Nothing that has emerged contradicts that: Mr Robinson told the Press Association his two brothers are poultry farmers who “are not part of the scheme nor did they apply to the scheme”. He also says: “I was appointed as an adviser in the Department for the Economy in June 2016. I was not involved in any aspect of the RHI scheme prior to taking up the post.”
Mr Robinson is of course entirely innocent of any suggestion of improper influence unless proven otherwise.
However, it is plain that he must step aside – and at once – from overseeing any reform of the RHI shambles. This should have happened voluntarily weeks ago, to avoid any sense of a conflict of interest. How can he have been unaware of his unsuitedness to that role when he knew of his links to RHI? His judgement must now be in doubt.
The News Letter’s political editor Sam McBride has led our exhaustive coverage of this affair. We have put this story on our front page day after day, despite the fact that some unionists seemed to think that an emphatically unionist newspaper would overlook a scandal in departments run by the DUP.
But the culpability for the RHI blunder, and the horrifying waste of taxpayer funds, seems to be widely spread across offices and parties. For that very reason, in this very column we said early on that there had to be a rigorous inquiry that could compel documents and witnesses.
Now this must be set up without delay by the Secretary of State James Brokenshire – no ifs, no buts.

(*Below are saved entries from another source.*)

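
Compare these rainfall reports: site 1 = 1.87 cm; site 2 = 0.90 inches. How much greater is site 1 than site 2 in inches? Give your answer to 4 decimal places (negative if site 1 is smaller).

-0.1638 in

site 1: 1.87 cm = 0.736220 in.
Difference: 0.736220 − 0.900000 = -0.1638 in.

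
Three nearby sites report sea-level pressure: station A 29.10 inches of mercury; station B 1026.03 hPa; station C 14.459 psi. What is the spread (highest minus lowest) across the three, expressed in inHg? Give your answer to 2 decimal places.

1.20 inHg

station B: 1026.03 hPa = 30.2986 inHg.
station C: 14.459 psi = 29.4388 inHg.
Spread: 30.2986 − 29.1000 = 1.20 inHg.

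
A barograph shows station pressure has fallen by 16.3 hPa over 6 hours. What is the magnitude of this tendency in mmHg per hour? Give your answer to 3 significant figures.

16.3 hPa / 6 h × 0.750062 mmHg/hPa = 2.04 mmHg/h.

2.04 mmHg per hour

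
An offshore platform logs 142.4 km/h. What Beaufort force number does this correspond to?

142.4 km/h = 39.6 m/s, which is Beaufort 12 (hurricane force, ≥32.7 m/s).

Beaufort force 12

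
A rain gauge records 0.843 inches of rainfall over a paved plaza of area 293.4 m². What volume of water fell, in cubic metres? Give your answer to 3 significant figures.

Depth: 0.843 in × 25.4 = 21.4122 mm.
1 mm over 1 m² is 1 L, so volume = 21.4122 × 293.4 = 6282.3395 L = 6.28 m³.

6.28 cubic metres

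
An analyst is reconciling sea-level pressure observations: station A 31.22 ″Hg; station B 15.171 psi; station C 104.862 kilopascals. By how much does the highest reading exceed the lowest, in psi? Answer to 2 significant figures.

station A: 31.22 inHg = 15.3338 psi.
station C: 104.862 kPa = 15.2089 psi.
Spread: 15.3338 − 15.1710 = 0.16 psi.

0.16 psi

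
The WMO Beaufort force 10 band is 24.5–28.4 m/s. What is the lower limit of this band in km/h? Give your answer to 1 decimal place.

88.2 km/h

24.5–28.4 m/s × 3.6 = 88.2–102.2 km/h.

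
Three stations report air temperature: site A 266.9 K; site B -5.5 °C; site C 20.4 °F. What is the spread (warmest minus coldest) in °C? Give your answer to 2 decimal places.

0.94 °C

site A: 266.9 K = -6.250 °C.
site C: 20.4 °F = -6.444 °C.
Spread: (-5.500) − (-6.444) = 0.944 °C.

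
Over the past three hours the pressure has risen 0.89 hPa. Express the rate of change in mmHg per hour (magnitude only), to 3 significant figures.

0.89 hPa / 3 h × 0.750062 mmHg/hPa = 0.223 mmHg/h.

0.223 mmHg per hour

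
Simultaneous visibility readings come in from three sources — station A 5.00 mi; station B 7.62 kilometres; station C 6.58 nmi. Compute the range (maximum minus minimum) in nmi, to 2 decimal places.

station A: 5.00 SM = 4.3449 nmi.
station B: 7.62 km = 4.1145 nmi.
Spread: 6.5800 − 4.1145 = 2.47 nmi.

2.47 nmi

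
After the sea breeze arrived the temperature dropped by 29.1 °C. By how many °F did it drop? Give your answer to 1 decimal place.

52.4 °F

Converting a difference, only the 9/5 scale factor applies: Δ°F = 29.1 × 1.8 = 52.4 °F.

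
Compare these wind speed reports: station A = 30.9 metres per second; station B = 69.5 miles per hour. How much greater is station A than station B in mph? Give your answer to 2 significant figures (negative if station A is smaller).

station A: 30.9 m/s = 69.1213 mph.
Difference: 69.1213 − 69.5000 = -0.38 mph.

-0.38 mph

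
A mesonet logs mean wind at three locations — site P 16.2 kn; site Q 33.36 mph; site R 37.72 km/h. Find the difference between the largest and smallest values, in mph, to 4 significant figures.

site P: 16.2 kt = 18.6426 mph.
site R: 37.72 km/h = 23.4381 mph.
Spread: 33.3600 − 18.6426 = 14.72 mph.

14.72 mph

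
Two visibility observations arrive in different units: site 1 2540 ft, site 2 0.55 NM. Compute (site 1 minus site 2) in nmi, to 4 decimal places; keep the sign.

-0.1320 nmi

site 1: 2540 ft = 0.418030 nmi.
Difference: 0.418030 − 0.550000 = -0.1320 nmi.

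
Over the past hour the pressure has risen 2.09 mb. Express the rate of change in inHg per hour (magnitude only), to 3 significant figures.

2.09 mb / 1 h × 0.02953 inHg/mb = 0.0617 inHg/h.

0.0617 inHg per hour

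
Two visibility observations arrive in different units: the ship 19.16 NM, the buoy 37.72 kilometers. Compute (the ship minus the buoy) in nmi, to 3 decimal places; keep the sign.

the buoy: 37.72 km = 20.36717 nmi.
Difference: 19.16000 − 20.36717 = -1.207 nmi.

-1.207 nmi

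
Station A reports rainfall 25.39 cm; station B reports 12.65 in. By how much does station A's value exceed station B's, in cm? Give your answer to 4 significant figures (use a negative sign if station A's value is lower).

station B: 12.65 in = 32.13100 cm.
Difference: 25.39000 − 32.13100 = -6.741 cm.

-6.741 cm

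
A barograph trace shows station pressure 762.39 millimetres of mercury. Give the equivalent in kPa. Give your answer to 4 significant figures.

1 mmHg = 0.133322 kPa, so 762.39 × 0.133322 = 101.6 kPa.

101.6 kPa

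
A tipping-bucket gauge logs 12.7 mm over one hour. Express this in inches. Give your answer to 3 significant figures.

0.500 in

1 mm = 0.0393701 in, so 12.7 × 0.0393701 = 0.500 in.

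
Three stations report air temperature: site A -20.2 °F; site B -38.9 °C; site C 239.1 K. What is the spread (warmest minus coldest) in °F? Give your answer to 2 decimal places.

17.82 °F

site A: -20.2 °F = -29.000 °C.
site C: 239.1 K = -34.050 °C.
Spread: (-29.000) − (-38.900) = 9.900 °C = 17.82 °F.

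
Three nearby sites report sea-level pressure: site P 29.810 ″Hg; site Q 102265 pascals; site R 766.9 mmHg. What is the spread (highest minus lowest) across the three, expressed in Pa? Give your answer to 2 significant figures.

site P: 29.810 inHg = 100948.26 Pa.
site R: 766.9 mmHg = 102244.94 Pa.
Spread: 102265.00 − 100948.26 = 1300 Pa.

1300 Pa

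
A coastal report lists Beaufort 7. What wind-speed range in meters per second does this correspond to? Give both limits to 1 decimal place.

13.9 to 17.1 m/s

Beaufort 7 (near gale) spans 13.9–17.1 m/s.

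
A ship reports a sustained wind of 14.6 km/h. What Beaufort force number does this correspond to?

Beaufort force 3

14.6 km/h = 4.1 m/s, which is Beaufort 3 (gentle breeze, 3.4–5.4 m/s).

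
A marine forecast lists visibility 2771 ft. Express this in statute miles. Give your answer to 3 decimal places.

1 ft = 0.000189394 SM, so 2771 × 0.000189394 = 0.525 SM.

0.525 SM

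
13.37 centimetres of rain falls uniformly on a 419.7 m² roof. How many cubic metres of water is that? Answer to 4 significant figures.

Depth: 13.37 cm × 10 = 133.7 mm.
1 mm over 1 m² is 1 L, so volume = 133.7 × 419.7 = 56113.89 L = 56.11 m³.

56.11 cubic metres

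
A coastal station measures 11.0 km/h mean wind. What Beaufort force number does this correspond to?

Beaufort force 2

11.0 km/h = 3.1 m/s, which is Beaufort 2 (light breeze, 1.6–3.3 m/s).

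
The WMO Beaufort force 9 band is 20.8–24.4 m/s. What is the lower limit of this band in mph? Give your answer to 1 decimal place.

46.5 mph

20.8–24.4 m/s × 2.237 = 46.5–54.6 mph.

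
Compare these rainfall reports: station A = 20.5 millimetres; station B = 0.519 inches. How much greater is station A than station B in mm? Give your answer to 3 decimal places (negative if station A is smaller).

7.317 mm

station B: 0.519 in = 13.18260 mm.
Difference: 20.50000 − 13.18260 = 7.317 mm.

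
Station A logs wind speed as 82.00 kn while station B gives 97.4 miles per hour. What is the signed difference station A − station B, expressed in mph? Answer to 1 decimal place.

station A: 82.00 kt = 94.364 mph.
Difference: 94.364 − 97.400 = -3.0 mph.

-3.0 mph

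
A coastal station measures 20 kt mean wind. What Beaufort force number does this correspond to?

Beaufort force 5

20 kt lies in the Beaufort 5 band (fresh breeze, 17–21 kt).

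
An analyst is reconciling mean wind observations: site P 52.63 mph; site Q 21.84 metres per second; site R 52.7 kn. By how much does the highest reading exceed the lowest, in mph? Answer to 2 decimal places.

site Q: 21.84 m/s = 48.8547 mph.
site R: 52.7 kt = 60.6461 mph.
Spread: 60.6461 − 48.8547 = 11.79 mph.

11.79 mph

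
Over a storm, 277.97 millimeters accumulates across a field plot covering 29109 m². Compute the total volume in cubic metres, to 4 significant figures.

1 mm over 1 m² is 1 L, so volume = 277.97 × 29109 = 8091428.7 L = 8091 m³.

8091 cubic metres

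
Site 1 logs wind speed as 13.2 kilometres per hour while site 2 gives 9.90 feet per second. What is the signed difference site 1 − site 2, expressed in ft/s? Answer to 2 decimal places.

2.13 ft/s

site 1: 13.2 km/h = 12.0297 ft/s.
Difference: 12.0297 − 9.9000 = 2.13 ft/s.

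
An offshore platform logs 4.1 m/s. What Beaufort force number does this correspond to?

Beaufort force 3

4.1 m/s lies in the Beaufort 3 band (gentle breeze, 3.4–5.4 m/s).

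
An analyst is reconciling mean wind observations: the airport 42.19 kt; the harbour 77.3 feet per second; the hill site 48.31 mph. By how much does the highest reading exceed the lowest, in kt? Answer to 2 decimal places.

the harbour: 77.3 ft/s = 45.7990 kt.
the hill site: 48.31 mph = 41.9802 kt.
Spread: 45.7990 − 41.9802 = 3.82 kt.

3.82 kt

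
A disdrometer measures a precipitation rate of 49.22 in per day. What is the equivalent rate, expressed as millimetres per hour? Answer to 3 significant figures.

52.1 mm/hour

49.22 in/day × 25.4 mm/in × 0.0416667 day/hour = 52.1 mm/hour.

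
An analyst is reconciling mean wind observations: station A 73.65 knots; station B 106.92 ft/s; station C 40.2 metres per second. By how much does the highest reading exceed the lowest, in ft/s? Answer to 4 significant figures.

station A: 73.65 kt = 124.3072 ft/s.
station C: 40.2 m/s = 131.8898 ft/s.
Spread: 131.8898 − 106.9200 = 24.97 ft/s.

24.97 ft/s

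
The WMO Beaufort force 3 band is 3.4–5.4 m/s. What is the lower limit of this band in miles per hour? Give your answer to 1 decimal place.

7.6 mph

3.4–5.4 m/s × 2.237 = 7.6–12.1 mph.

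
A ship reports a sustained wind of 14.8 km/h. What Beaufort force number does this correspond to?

14.8 km/h = 4.1 m/s, which is Beaufort 3 (gentle breeze, 3.4–5.4 m/s).

Beaufort force 3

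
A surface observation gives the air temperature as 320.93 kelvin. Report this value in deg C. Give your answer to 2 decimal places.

47.78 °C

°C = 320.93 − 273.15 = 47.78 °C.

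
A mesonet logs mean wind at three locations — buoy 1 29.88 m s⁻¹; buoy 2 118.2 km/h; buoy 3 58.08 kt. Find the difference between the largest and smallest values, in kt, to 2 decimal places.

buoy 1: 29.88 m/s = 58.0821 kt.
buoy 2: 118.2 km/h = 63.8229 kt.
Spread: 63.8229 − 58.0800 = 5.74 kt.

5.74 kt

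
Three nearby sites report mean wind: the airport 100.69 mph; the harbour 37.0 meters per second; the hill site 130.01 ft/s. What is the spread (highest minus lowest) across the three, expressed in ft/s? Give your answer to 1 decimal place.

the airport: 100.69 mph = 147.679 ft/s.
the harbour: 37.0 m/s = 121.391 ft/s.
Spread: 147.679 − 121.391 = 26.3 ft/s.

26.3 ft/s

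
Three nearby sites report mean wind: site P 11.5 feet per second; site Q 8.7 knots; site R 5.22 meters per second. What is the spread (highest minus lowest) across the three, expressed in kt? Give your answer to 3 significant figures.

3.33 kt

site P: 11.5 ft/s = 6.8136 kt.
site R: 5.22 m/s = 10.1469 kt.
Spread: 10.1469 − 6.8136 = 3.33 kt.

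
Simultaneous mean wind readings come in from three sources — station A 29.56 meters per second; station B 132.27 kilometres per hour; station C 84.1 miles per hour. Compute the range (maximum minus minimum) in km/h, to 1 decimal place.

28.9 km/h

station A: 29.56 m/s = 106.416 km/h.
station C: 84.1 mph = 135.346 km/h.
Spread: 135.346 − 106.416 = 28.9 km/h.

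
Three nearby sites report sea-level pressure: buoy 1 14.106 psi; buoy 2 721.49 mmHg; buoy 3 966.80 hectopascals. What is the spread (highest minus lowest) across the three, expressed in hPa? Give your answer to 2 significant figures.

buoy 1: 14.106 psi = 972.57 hPa.
buoy 2: 721.49 mmHg = 961.91 hPa.
Spread: 972.57 − 961.91 = 11 hPa.

11 hPa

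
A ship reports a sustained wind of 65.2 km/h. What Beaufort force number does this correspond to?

Beaufort force 8

65.2 km/h = 18.1 m/s, which is Beaufort 8 (gale, 17.2–20.7 m/s).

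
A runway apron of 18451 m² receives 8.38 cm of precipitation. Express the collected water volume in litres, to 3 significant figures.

1550000 litres

Depth: 8.38 cm × 10 = 83.8 mm.
1 mm over 1 m² is 1 L, so volume = 83.8 × 18451 = 1546193.8 L ≈ 1550000 L.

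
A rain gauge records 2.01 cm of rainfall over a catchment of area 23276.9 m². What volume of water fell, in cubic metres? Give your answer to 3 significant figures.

Depth: 2.01 cm × 10 = 20.1 mm.
1 mm over 1 m² is 1 L, so volume = 20.1 × 23276.9 = 467865.69 L = 468 m³.

468 cubic metres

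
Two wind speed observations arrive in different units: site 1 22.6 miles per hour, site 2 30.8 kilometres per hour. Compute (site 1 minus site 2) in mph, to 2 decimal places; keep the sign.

site 2: 30.8 km/h = 19.1382 mph.
Difference: 22.6000 − 19.1382 = 3.46 mph.

3.46 mph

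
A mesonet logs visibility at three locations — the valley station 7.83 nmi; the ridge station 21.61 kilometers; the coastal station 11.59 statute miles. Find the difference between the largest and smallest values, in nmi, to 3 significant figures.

3.84 nmi

the ridge station: 21.61 km = 11.6685 nmi.
the coastal station: 11.59 SM = 10.0714 nmi.
Spread: 11.6685 − 7.8300 = 3.84 nmi.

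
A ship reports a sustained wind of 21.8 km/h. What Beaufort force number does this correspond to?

Beaufort force 4

21.8 km/h = 6.1 m/s, which is Beaufort 4 (moderate breeze, 5.5–7.9 m/s).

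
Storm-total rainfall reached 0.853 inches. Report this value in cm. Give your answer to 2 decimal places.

1 in = 2.54 cm, so 0.853 × 2.54 = 2.17 cm.

2.17 cm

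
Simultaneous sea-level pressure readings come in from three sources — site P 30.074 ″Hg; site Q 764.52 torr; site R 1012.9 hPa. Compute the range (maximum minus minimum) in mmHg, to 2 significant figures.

4.8 mmHg

site P: 30.074 inHg = 763.880 mmHg.
site R: 1012.9 hPa = 759.737 mmHg.
Spread: 764.520 − 759.737 = 4.8 mmHg.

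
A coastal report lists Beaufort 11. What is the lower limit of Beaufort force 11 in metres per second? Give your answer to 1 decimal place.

28.5 m/s

Beaufort 11 (violent storm) spans 28.5–32.6 m/s.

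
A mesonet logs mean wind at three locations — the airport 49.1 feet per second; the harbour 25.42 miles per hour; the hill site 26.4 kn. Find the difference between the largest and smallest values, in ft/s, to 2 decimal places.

the harbour: 25.42 mph = 37.2827 ft/s.
the hill site: 26.4 kt = 44.5582 ft/s.
Spread: 49.1000 − 37.2827 = 11.82 ft/s.

11.82 ft/s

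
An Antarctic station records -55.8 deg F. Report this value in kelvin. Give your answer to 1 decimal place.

First to °C: -48.78 °C.
Then to K: 224.4 K.

224.4 K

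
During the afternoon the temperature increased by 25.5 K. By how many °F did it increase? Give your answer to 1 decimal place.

For a temperature change the 32° offset cancels: Δ°F = 25.5 × 1.8 = 45.9 °F.

45.9 °F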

A central part of that inquiry must be the full examination of every single beneficiary of the RHI payments. All civil servants, officials and politicians who were in a position to influence the scheme must under oath be asked if they recommended that any individuals or businesses joined the scheme, and if so who and why.
Special attention must be paid to the late beneficiaries of the scheme, so that Jonathan Bell’s allegation that he was told to keep open the scheme can be carefully scrutinised.